Through all the ages, those who watch and pray constantly, those whose outlook is spiritual, supernatural, and not imposed by fallen nature, and who live by faith, have not been deceived by appearances.  Things that seem great to the man in the street often seem small and insignificant to the spiritual man, and things that seem small to the ordinary person may be seen to be very great when seen through the eyes of faith or with the vision of a prophet.  Such spiritual men discern the signs of the times whether the historical time or the liturgical season.

The Israelites had had a prophecy given to them, and they formed a picture in their minds about what its fulfillment would look like.  It was a prophecy about the coming of the Messiah for whom they so longed.  The words of that prophecy were these:  “The Lord whom you are seeking will suddenly enter his Temple. . . . Who will be able to resist the Day of his coming, who will remain standing when he appears?  For he is like a refiner’s fire.” . . .

Each of us is a temple of the Lord, and we are seeking Him, wanting Him to enter this temple and take possession of us and to purify us like a refiner’s fire.  We are seeking to be taken over by God through His Son and by the burning, purifying power of the Holy Spirit.  And as we picture how this growth in holiness will take place in us if we succeed in really becoming holy, we probably form an idea that is nothing like the truth.  Our conversion into men and women of deep and constant prayer will almost certainly take place, despite the miracle that it is, in a way that to ordinary consciousness seems very insignificant and almost despicable in appearance.  God takes possession of His Temple as a poor helpless baby dependent on His Mother for being there at all and in a way noteworthy only in the sight of people who live by faith, live in hope for what they have not, and who love God.  [Fr. Keep refers here to the Presentation of the Child Jesus in the Temple; only Simeon and Anna recognized the true import of the occasion] . . .

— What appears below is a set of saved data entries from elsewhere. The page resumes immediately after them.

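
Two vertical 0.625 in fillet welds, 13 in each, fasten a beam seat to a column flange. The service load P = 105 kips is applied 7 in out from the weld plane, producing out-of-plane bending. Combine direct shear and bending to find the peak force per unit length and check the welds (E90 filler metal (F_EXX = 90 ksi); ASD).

L_w = 2 × 13 = 26 in; section modulus (unit throat) S = 2 × L²/6 = 56.33 in².
Direct shear f_v = P/L_w = 105/26 = 4.038 kip/in.
Moment M = P × e = 105 × 7 = 735 kip·in; bending f_b = M/S = 13.05 kip/in.
f_max = √(f_v² + f_b²) = √(4.038² + 13.05²) = 13.66 kip/in.
r_n/Ω = (1/2.0) × 0.6 × 90 × (0.707 × 0.625) = 11.93 kip/in → NOT adequate.

f_max ≈ 13.7 kip/in; NOT adequate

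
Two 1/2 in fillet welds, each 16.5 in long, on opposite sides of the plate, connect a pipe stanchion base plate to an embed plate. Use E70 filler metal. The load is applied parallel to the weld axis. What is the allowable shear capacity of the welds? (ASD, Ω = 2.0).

R_n/Ω ≈ 245 kips

E70XX → F_EXX = 70 ksi.
Effective throat t_e = 0.707 × 0.5 = 0.3535 in.
Total length L = 33 in; A_we = 0.3535 × 33 = 11.67 in².
F_nw = 0.6 F_EXX = 0.6 × 70 = 42 ksi.
R_n = 42 × 11.67 = 490 kips; R_n/Ω = 490/2.0 = 245 kips.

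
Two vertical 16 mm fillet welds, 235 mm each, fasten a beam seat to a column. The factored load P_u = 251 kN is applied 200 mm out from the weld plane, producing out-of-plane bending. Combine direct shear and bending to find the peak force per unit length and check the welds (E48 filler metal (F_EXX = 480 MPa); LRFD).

f_max ≈ 2780 N/mm; NOT adequate

L_w = 2 × 235 = 470 mm; section modulus (unit throat) S = 2 × L²/6 = 18410 mm².
Direct shear f_v = P/L_w = 251×10³/470 = 534 N/mm.
Moment M = P × e = 251×10³ × 200 = 50200000 N·mm; bending f_b = M/S = 2727 N/mm.
f_max = √(f_v² + f_b²) = √(534² + 2727²) = 2779 N/mm.
φr_n = 0.75 × 0.6 × 480 × (0.707 × 16) = 2443 N/mm → NOT adequate.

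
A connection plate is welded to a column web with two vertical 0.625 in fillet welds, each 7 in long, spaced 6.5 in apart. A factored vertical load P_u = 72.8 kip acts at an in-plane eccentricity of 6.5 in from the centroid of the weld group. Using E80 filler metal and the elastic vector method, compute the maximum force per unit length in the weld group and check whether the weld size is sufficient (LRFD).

f_max ≈ 15.1 kip/in; adequate

E80XX → F_EXX = 80 ksi.
Total weld length L_w = 14 in. Treat welds as unit-width lines.
Polar moment about centroid: J = 2[d³/12 + d(b/2)²] = 2[7³/12 + 7×3.25²] = 205 in³.
Direct shear f_v = P/L_w = 72.8 / 14 = 5.2 kip/in (vertical).
Torsion M = P·e = 72.8 × 6.5 = 473.2 kip·in.
Critical point at (x, y) = (3.25, 3.5) from centroid. f_tx = M·y/J = 8.077 kip/in; f_ty = M·x/J = 7.5 kip/in.
Resultant f_max = √[f_tx² + (f_v + f_ty)²] = √[8.077² + (5.2 + 7.5)²] = 15.05 kip/in.
Capacity per unit length: φr_n = 0.75 × 0.6 × 80 × (0.707 × 0.625) = 15.91 kip/in.
15.05 ≤ 15.91 → adequate.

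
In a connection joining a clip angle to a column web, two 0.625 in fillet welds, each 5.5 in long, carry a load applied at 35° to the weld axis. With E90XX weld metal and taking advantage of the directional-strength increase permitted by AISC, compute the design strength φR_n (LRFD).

φR_n ≈ 240 kip

E90XX → F_EXX = 90 ksi.
t_e = 0.707 × 0.625 = 0.4419 in; A_we = 0.4419 × 11 = 4.861 in².
Directional factor: 1.0 + 0.5 sin^1.5(35°) = 1.217.
F_nw = 0.6 × 90 × 1.217 = 65.73 ksi.
φR_n = 0.75 × 65.73 × 4.861 = 239.6 kip.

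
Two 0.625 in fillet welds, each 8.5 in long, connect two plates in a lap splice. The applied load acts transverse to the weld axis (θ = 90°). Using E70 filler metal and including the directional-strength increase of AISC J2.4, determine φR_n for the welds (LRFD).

E70XX → F_EXX = 70 ksi.
t_e = 0.707 × 0.625 = 0.4419 in; A_we = 0.4419 × 17 = 7.512 in².
Directional factor: 1.0 + 0.5 sin^1.5(90°) = 1.5.
F_nw = 0.6 × 70 × 1.5 = 63 ksi.
φR_n = 0.75 × 63 × 7.512 = 354.9 kip.

φR_n ≈ 355 kip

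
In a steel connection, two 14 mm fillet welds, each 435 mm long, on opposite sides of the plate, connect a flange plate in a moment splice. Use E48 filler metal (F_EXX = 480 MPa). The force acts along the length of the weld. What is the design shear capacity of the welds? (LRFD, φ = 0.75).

Effective throat t_e = 0.707 × 14 = 9.898 mm.
Total length L = 870 mm; A_we = 9.898 × 870 = 8611 mm².
F_nw = 0.6 F_EXX = 0.6 × 480 = 288 MPa.
φR_n = 0.75 × 288 × 8611 × 10⁻³ = 1860 kN.

φR_n ≈ 1860 kN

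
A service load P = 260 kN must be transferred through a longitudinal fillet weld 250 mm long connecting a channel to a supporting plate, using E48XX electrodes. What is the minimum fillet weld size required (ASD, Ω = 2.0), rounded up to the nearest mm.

E48XX → F_EXX = 480 MPa.
Total weld length L = 250 mm.
Required throat t_e = P × Ω / (0.6 F_EXX × L) = 260 × 2.0 / (0.6 × 480 × 250 × 10⁻³) = 7.222 mm.
Required leg w = t_e / 0.707 = 10.22 mm → use 11 mm.

w = 11 mm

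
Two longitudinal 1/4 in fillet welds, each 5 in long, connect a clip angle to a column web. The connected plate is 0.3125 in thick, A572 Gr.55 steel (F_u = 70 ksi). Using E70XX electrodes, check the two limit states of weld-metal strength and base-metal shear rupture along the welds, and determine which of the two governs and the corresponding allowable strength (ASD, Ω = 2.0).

E70XX → F_EXX = 70 ksi.
t_e = 0.707 × 0.25 = 0.1767 in; L = 10 in.
Weld metal: R_n/Ω = (1/2.0) × 0.6 × 70 × 0.1767 × 10 = 37.12 kip.
Base metal (shear rupture): R_n/Ω = (1/2.0) × 0.6 × 70 × 0.3125 × 10 = 65.62 kip.
Governing: weld metal.

R_n/Ω ≈ 37.1 kip (weld metal governs)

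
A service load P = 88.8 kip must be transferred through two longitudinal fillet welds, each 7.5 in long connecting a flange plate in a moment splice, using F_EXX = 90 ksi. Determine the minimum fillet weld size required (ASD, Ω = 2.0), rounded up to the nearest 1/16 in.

w = 5/16 in

Total weld length L = 15 in.
Required throat t_e = P × Ω / (0.6 F_EXX × L) = 88.8 × 2.0 / (0.6 × 90 × 15) = 0.2193 in.
Required leg w = t_e / 0.707 = 0.3101 in → use 5/16 in.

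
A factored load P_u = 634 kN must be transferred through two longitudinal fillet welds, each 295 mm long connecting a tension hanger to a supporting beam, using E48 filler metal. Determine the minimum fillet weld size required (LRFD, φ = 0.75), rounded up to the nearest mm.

E48XX → F_EXX = 480 MPa.
Total weld length L = 590 mm.
Required throat t_e = P_u / (φ × 0.6 F_EXX × L) = 634 / (0.75 × 0.6 × 480 × 590 × 10⁻³) = 4.975 mm.
Required leg w = t_e / 0.707 = 7.037 mm → use 8 mm.

w = 8 mm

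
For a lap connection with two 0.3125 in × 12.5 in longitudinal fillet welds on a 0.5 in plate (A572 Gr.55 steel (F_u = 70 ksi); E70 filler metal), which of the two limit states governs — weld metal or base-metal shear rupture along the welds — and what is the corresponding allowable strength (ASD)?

R_n/Ω ≈ 116 kips (weld metal governs)

E70XX → F_EXX = 70 ksi.
t_e = 0.707 × 0.3125 = 0.2209 in; L = 25 in.
Weld metal: R_n/Ω = (1/2.0) × 0.6 × 70 × 0.2209 × 25 = 116 kips.
Base metal (shear rupture): R_n/Ω = (1/2.0) × 0.6 × 70 × 0.5 × 25 = 262.5 kips.
Governing: weld metal.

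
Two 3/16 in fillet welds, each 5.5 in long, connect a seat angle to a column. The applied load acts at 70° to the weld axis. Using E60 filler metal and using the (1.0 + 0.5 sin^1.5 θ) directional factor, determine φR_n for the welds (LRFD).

φR_n ≈ 57.3 kips

E60XX → F_EXX = 60 ksi.
t_e = 0.707 × 0.1875 = 0.1326 in; A_we = 0.1326 × 11 = 1.458 in².
Directional factor: 1.0 + 0.5 sin^1.5(70°) = 1.455.
F_nw = 0.6 × 60 × 1.455 = 52.4 ksi.
φR_n = 0.75 × 52.4 × 1.458 = 57.3 kips.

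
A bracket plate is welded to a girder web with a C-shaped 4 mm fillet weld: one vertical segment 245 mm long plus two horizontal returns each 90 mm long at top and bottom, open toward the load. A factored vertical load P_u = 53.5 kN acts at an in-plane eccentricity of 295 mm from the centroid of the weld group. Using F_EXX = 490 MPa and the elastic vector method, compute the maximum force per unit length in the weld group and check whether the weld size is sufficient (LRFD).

f_max ≈ 598 N/mm; adequate

Total weld length L_w = 425 mm. Treat welds as unit-width lines.
Centroid: x̄ = 2×90×45 / 425 = 19.06 mm from the vertical weld.
Polar moment about centroid: J = I_x + I_y = [245³/12 + 2×90×122.5²] + [245×19.06² + 2(90³/12 + 90×25.94²)] = 4258000 mm³.
Direct shear f_v = P/L_w = 53.5×10³ / 425 = 125.9 N/mm (vertical).
Torsion M = P·e = 53.5×10³ × 295 = 15782000 N·mm.
Critical point at (x, y) = (70.94, 122.5) from centroid. f_tx = M·y/J = 454 N/mm; f_ty = M·x/J = 262.9 N/mm.
Resultant f_max = √[f_tx² + (f_v + f_ty)²] = √[454² + (125.9 + 262.9)²] = 597.8 N/mm.
Capacity per unit length: φr_n = 0.75 × 0.6 × 490 × (0.707 × 4) = 623.6 N/mm.
597.8 ≤ 623.6 → adequate.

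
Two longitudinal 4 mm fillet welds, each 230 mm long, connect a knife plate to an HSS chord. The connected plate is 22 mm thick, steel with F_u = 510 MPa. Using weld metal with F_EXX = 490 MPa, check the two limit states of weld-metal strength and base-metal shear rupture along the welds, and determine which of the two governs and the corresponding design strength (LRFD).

t_e = 0.707 × 4 = 2.828 mm; L = 460 mm.
Weld metal: φR_n = 0.75 × 0.6 × 490 × 2.828 × 460 × 10⁻³ = 286.8 kN.
Base metal (shear rupture): φR_n = 0.75 × 0.6 × 510 × 22 × 460 × 10⁻³ = 2323 kN.
Governing: weld metal.

φR_n ≈ 287 kN (weld metal governs)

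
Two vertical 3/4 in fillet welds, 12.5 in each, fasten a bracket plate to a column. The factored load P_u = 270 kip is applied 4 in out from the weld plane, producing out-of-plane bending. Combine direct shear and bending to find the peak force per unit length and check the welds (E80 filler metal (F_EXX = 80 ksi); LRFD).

L_w = 2 × 12.5 = 25 in; section modulus (unit throat) S = 2 × L²/6 = 52.08 in².
Direct shear f_v = P/L_w = 270/25 = 10.8 kip/in.
Moment M = P × e = 270 × 4 = 1080 kip·in; bending f_b = M/S = 20.74 kip/in.
f_max = √(f_v² + f_b²) = √(10.8² + 20.74²) = 23.38 kip/in.
φr_n = 0.75 × 0.6 × 80 × (0.707 × 0.75) = 19.09 kip/in → NOT adequate.

f_max ≈ 23.4 kip/in; NOT adequate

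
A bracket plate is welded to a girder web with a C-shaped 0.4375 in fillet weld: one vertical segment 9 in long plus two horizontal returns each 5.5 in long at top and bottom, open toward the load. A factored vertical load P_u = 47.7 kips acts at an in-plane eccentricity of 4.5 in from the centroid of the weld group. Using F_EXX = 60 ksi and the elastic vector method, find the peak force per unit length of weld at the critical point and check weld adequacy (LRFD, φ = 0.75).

f_max ≈ 5.58 kip/in; adequate

Total weld length L_w = 20 in. Treat welds as unit-width lines.
Centroid: x̄ = 2×5.5×2.75 / 20 = 1.512 in from the vertical weld.
Polar moment about centroid: J = I_x + I_y = [9³/12 + 2×5.5×4.5²] + [9×1.512² + 2(5.5³/12 + 5.5×1.238²)] = 348.7 in³.
Direct shear f_v = P/L_w = 47.7 / 20 = 2.385 kip/in (vertical).
Torsion M = P·e = 47.7 × 4.5 = 214.65 kip·in.
Critical point at (x, y) = (3.987, 4.5) from centroid. f_tx = M·y/J = 2.77 kip/in; f_ty = M·x/J = 2.455 kip/in.
Resultant f_max = √[f_tx² + (f_v + f_ty)²] = √[2.77² + (2.385 + 2.455)²] = 5.577 kip/in.
Capacity per unit length: φr_n = 0.75 × 0.6 × 60 × (0.707 × 0.4375) = 8.351 kip/in.
5.577 ≤ 8.351 → adequate.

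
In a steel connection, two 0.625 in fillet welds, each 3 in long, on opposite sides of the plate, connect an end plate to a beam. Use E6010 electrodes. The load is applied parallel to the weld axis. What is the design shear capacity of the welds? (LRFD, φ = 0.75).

E60XX → F_EXX = 60 ksi.
Effective throat t_e = 0.707 × 0.625 = 0.4419 in.
Total length L = 6 in; A_we = 0.4419 × 6 = 2.651 in².
F_nw = 0.6 F_EXX = 0.6 × 60 = 36 ksi.
φR_n = 0.75 × 36 × 2.651 = 71.58 kip.

φR_n ≈ 71.6 kip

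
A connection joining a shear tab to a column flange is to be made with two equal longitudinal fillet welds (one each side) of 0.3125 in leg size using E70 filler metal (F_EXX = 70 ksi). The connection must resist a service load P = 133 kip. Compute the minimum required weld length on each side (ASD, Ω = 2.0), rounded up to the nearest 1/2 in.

L = 14.5 in on each side

Throat t_e = 0.707 × 0.3125 = 0.2209 in.
r_n/Ω = (0.6 × 70 × 0.2209) / 2.0 = 4.64 kip/in.
L_req = P / (r_n/Ω) = 133 / 4.64 = 28.67 in total.
Per side: 28.67 / 2 = 14.33 in.
Round up → use L = 14.5 in on each side.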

We can, if we will, draw a good lesson for ourselves about the attitude we should have to our own reception of Our Lord and of what we may expect in the growth of our interior life if we are faithful to God.  We must not be deceived by appearances and think that nothing much takes place in our souls, even if we see and feel ourselves to be far from the fervor and purity that are proper to a temple of God.  We have got to receive Our Lord with great poverty of spirit, and the refiner’s fire, which purifies us, is not a glamorous feeling of uncontrollable love or an intense urge to do great things for God, as a rule.  What has to be strengthened in us is the virtue of hope, because it is that virtue which looks to God alone and does not base itself on our own possessions, virtues, or success. . . .

If you have been wanting to become very close to God . . . and if you keep up your mental prayer regularly and try to live a good Catholic Christian life, it may be that you feel that you are failing to become holy, failing to let God take possession of His temple.  If on this account you have a kind of background feeling that you are not getting anywhere in your spiritual life, it may well be that you are deficient in the virtue of hope, a virtue which allows Simeon and Anna and all little souls to see great things under insignificant appearances when God acts.  It is a virtue that looks so hard at God and His goodness and His mercy that it hardly sees itself at all.

When you come to God in prayer and in the liturgy, it may be that you are aware of not being able to concentrate, or not being able to feel great devotion, or not feeling on fire with love for God.  You may feel almost dead spiritually.  Instead of letting these things depress you and make you think that our Messiah has not come to take possession of His temple, I suggest that you consider whether He is not in fact so present and so guiding the course of your life by His providence that all these defects that you still have, despite your prayers and desires, are left there to refine you, a refiner’s fire.  They are just the material that the virtue of hope feeds on.  Use these unsatisfactory things about yourself, your spiritual poverty, as food for trust in the mercy of God, the virtue of hope, and do it in the arms of Mary, the Mother of God and our Mother.